24日の政見放送でのボウソナロ大統領(Isac Nóbrega/PR)

 「州知事たちが出した外出自粛措置(クアレンテーナ)を、大統領がひとりでのたうちまわるような形で阻止しようとしている」。新型コロナウイルス(以下コロナ)が猛威を振るいはじめたという大変な時期に、ブラジルでは州知事と大統領が対立するという異様な事態が起きている。
 もともと「ひとつにまとまる」ことがあまり得意でないブラジルだが、今回ばかりは国民の73%がクアレンテーナ実施に賛成している珍しい現象が起き、54%が州知事たちのクアレンテーナ対策に満足している。
 それに対して、ボウソナロ氏の対策は35%の国民しか満足していない。つまり、前者が大幅に上回っている(いずれも3月のダッタフォーリャの調査より)。
 「ボウソナロ氏自身の対策」と言っても、基本的にルイス・エンリケ・マンデッタ保健相に丸投げという印象が強い。「コロナなんてグリピーニャ(軽い風邪)」と言い放っているボウソナロ氏本人の具体的な対策案など何も見えてこない。
 「ブラジルのマスコミや知事たちの騒ぎは大げさだ」。そうボウソナロ氏は主張する。では、それが本当に大げさなものか。諸々のデータで検証してみよう。
 25日現在、全世界においてコロナの罹患者数でブラジルは18位で、死者数で14位。現在、悲惨なまでの流行地帯となっているイタリア、スペイン、米国に比べれば、罹患者も死者もまだ10分の1にも満たない数だ。
 だが、そうした「不幸な先例」というものを先に知っていたからこそ、幸いにもブラジルは対策を打つことができた。
 例えばイタリアでコンテ首相が、同国でのウイルス震源地となったロンバルディア州全土に非常事態宣言を出した8日、同国での罹患者数は7375人で、死者366人。スペインでペドロ・サンチェス首相が同国に対して非常事態宣言を出した時、同国の罹患者数は5232人で死亡者は133人。
 19日に米国でカリフォルニア州が最初の非常事態宣言を出した時の罹患者数は1万2018人で、死者は174人だった。それが今や、いずれも罹患者が5万人を超える事態だ。
 それと比較すると、ジョアン・ドリア・サンパウロ州知事が20日に州非常事態宣言を出した時、ブラジルの罹患者は904人で死者は11人だった。上記3例に比べるとかなり早いタイミングで出していることがわかる。さらに翌21日に問題の州外出自粛令を出した。

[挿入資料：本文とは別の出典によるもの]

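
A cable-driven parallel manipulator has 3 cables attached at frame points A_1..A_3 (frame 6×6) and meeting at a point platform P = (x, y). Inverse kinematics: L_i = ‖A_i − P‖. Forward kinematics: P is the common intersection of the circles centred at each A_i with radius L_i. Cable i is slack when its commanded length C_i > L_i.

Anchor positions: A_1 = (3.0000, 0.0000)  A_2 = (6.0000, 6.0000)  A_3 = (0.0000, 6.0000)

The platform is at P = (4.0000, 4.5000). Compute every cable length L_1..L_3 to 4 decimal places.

L_1 = √((3.0000−4.0000)² + (0.0000−4.5000)²) = 4.6098
L_2 = √((6.0000−4.0000)² + (6.0000−4.5000)²) = 2.5000
L_3 = √((0.0000−4.0000)² + (6.0000−4.5000)²) = 4.2720

(4.6098, 2.5000, 4.2720)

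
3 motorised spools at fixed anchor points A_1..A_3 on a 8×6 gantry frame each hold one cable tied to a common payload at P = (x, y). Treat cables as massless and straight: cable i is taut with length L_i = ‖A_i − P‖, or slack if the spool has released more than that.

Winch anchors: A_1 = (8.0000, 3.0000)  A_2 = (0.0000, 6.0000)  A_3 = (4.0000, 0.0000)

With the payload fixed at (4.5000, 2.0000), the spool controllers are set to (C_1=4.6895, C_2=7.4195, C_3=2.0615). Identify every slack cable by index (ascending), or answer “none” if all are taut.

1, 2

i=1: geometric 3.6401 vs commanded 4.6895 ⇒ slack
i=2: geometric 6.0208 vs commanded 7.4195 ⇒ slack
i=3: geometric 2.0616 vs commanded 2.0615 ⇒ taut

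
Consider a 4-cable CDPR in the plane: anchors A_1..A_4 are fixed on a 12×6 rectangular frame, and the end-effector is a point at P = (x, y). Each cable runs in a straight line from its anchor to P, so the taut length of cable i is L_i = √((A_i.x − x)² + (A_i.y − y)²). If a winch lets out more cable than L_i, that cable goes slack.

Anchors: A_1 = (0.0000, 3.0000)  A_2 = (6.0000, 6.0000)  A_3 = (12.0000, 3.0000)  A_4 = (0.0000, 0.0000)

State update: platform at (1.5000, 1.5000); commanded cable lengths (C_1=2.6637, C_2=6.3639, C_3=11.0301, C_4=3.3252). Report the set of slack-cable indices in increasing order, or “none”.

1, 3, 4

i=1: geometric 2.1213 vs commanded 2.6637 ⇒ slack
i=2: geometric 6.3640 vs commanded 6.3639 ⇒ taut
i=3: geometric 10.6066 vs commanded 11.0301 ⇒ slack
i=4: geometric 2.1213 vs commanded 3.3252 ⇒ slack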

 イタリアやスペインの当初のそれよりも厳しい基準ではじまっているが、ブラジルは25日現在で罹患者2555人の死者59人と、かなり苦しんでいる。
 それでも、5日経ってもまだ、現在のワースト3国の非常事態宣言発表時の数字よりはだいぶ少ないのだから、早く手を打った効果は出ていると思う。
 ただ、せっかく、こうやって効果を出して抑制できそうだったものが、大統領が無理矢理に外出自粛を辞めさせようと発言することで、恐れていた悪い例に近づいていかないか。コラム子は今、それを恐れている。
 もちろん、大統領の言う通り、商業活動を止めてしまうことで、経済活動の停滞や失業増加は起こりうることだとは思う。だが、その議論を行うのは、せめて1カ月が過ぎた頃ではないか。